AccueilPop culture

À travers la photographie, ce fils d’immigrés pakistanais questionne la notion d’appartenance à un pays

À travers la photographie, ce fils d’immigrés pakistanais questionne la notion d’appartenance à un pays

avatar

Par Hélaine Lefrançois

Publié le

Mahtab Hussain est retourné dans le village où sa mère a grandi, au Cachemire, et a immortalisé la vie qu’il aurait pu avoir si ses parents n’avaient jamais émigré au Royaume-Uni. 

À voir aussi sur Konbini

Mahtab Hussain aurait pu naître et grandir au Cachemire. Il aurait pu parler urdu et hériter de la ferme de ses grands-parents maternels. Cette vie-là, le photographe britannique d’origine pakistanaise l’a seulement imaginée, car ses parents font partie des nombreux Sud-Asiatiques qui ont émigré au Royaume-Uni dans les années 1970, à une époque où le pays accueillait la main-d’œuvre bon marché à bras ouverts.

Sa série Going Back Home To Where I Come From (“Retourner chez soi là d’où je viens”) dépeint le quotidien du village où sa mère a grandi et laisse entrevoir “la vie qu’[il aurait] pu avoir”. Ses photos, rassemblées dans un très bel ouvrage et actuellement exposées à la New Art Gallery Walsall, en Angleterre, interroge en filigrane la notion d’appartenance à un pays : lorsque l’on est fils d’immigrés, que l’on est partagés entre deux cultures, où est-on chez soi ?

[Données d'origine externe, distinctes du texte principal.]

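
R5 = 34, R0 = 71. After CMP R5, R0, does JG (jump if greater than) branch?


Trace:
  R5 = 34, R0 = 71
  CMP R5, R0  → compares 34 vs 71
  JG checks: is 34 greater than 71?
  34 < 71, so condition is false
Branch taken: No

No


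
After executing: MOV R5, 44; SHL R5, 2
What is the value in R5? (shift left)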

Le titre de la série fait également écho aux insultes racistes que Mahtab Hussain (et tous les enfants issus de l’immigration) essuie depuis son plus jeune âge. L’artiste est né et a grandi dans un quartier mixte de Glasgow. Après le divorce de ses parents, du haut de ses 7 ans, il part vivre avec son père dans une banlieue ouvrière, pauvre et blanche de Birmingham.

Les “go home” (“rentre chez toi”) et les “paki” (terme péjoratif pour désigner les Britanniques d’origine pakistanaise) deviennent habituels, dans la cour de l’école, dans la rue, au supermarché. “À partir de ce moment-là, je me suis posé des questions sur mon identité. Je détestais ma couleur de peau et je rejetais la culture pakistanaise, car c’est elle qui était à l’origine de mes difficultés à me sentir chez moi, dans un pays que j’avais toujours considéré comme ma maison”, explique le photographe à Cheese.

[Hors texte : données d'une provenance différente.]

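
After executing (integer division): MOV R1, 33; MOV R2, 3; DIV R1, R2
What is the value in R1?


Register state trace:
  MOV R1, 33  → R1 = 33
  MOV R2, 3  → R2 = 3
  DIV R1, R2  → R1 = 33 // 3 = 11
Final: R1 = 11

11


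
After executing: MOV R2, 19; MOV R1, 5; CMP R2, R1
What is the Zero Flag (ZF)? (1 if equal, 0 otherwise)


Register state trace:
  MOV R2, 19  → R2 = 19
  MOV R1, 5  → R1 = 5
  CMP R2, R1  → computes 19 - 5 = 14
  Result is nonzero, so values are not equal
ZF = 0

0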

C’est à l’université que Mahtab Hussain commence à embrasser ses deux cultures et à explorer les questions de racines, d’identité et d’appartenance à travers l’art, et plus particulièrement la photographie. Dans le cadre de son premier projet, You Get Me?, amorcé en 2008, il tire le portrait de jeunes britanniques d’origine asiatique, issus des quartiers ouvriers, qui, comme lui, tentent de trouver leur place dans une société multiculturelle où les discriminations persistent. 

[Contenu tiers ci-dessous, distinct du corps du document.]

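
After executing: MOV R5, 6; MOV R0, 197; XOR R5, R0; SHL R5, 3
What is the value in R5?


Register state trace:
  MOV R5, 6  → R5 = 6 (0b00000110)
  MOV R0, 197  → R0 = 197 (0b11000101)
  XOR R5, R0  → R5 = 6 XOR 197 = 195 (0b11000011)
  SHL R5, 3  → R5 = 195 << 3 = 1560
Final: R5 = 1560

1560


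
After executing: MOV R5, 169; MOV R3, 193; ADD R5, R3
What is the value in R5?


Register state trace:
  MOV R5, 169  → R5 = 169
  MOV R3, 193  → R3 = 193
  ADD R5, R3  → R5 = 169 + 193 = 362
Final: R5 = 362

362


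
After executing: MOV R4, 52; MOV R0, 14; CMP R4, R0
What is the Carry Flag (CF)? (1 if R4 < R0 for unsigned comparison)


Register state trace:
  MOV R4, 52  → R4 = 52
  MOV R0, 14  → R0 = 14
  CMP R4, R0  → unsigned 52 - 14: no borrow
  52 >= 14, so CF = 0
CF = 0

0


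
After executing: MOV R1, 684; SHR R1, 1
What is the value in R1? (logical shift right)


Register state trace:
  MOV R1, 684  → R1 = 684
  SHR R1, 1  → R1 = 684 >> 1 = 684 // 2^1 = 342
Final: R1 = 342

342


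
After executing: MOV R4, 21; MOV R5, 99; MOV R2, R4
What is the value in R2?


Register state trace:
  MOV R4, 21  → R4 = 21
  MOV R5, 99  → R5 = 99
  MOV R2, R4  → R2 = 21
Final: R2 = 21

21


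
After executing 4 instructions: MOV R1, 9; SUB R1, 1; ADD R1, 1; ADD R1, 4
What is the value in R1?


Register state trace:
  MOV R1, 9  → R1 = 9
  SUB R1, 1  → R1 = 9 - 1 = 8
  ADD R1, 1  → R1 = 8 + 1 = 9
  ADD R1, 4  → R1 = 9 + 4 = 13
Final: R1 = 13

13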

En 2013, Mahtab Hussain se rend pour la première fois au Pakistan, à Karachi, où il participe à un programme d’échange d’une dizaine de jours organisé par le British Council (équivalent britannique de l’Alliance française). Trois ans plus tard, il s’envole à nouveau pour le pays d’origine de ses parents et découvre le village de sa mère. “C’était merveilleux de voir ces endroits qu’elle décrivait toujours avec beaucoup de tendresse : la rivière où elle se baignait, le champ de maïs qu’elle traversait…”, se souvient l’artiste, avant d’ajouter : “Je me suis senti à ma place.”

Ces photos – des portraits, des scènes de vie, des paysages –, souvent baignées de lumière, donnent à voir une vie modeste et douce, loin de la grisaille et la logique capitaliste des pays occidentaux. Loin aussi des récits de guerre, de pauvreté et de misère sociale que les médias relaient. Pour autant, Mahtab Hussain n’est pas nostalgique de cette vie qu’il n’a jamais connue et ne regrette pas d’avoir grandi au Royaume-Uni. À la question “où est-on chez soi ?”, l’artiste répond : “Ce n’est pas un endroit physique, une origine ethnique, un territoire défini par des frontières : c’est là où l’on choisit d’être.”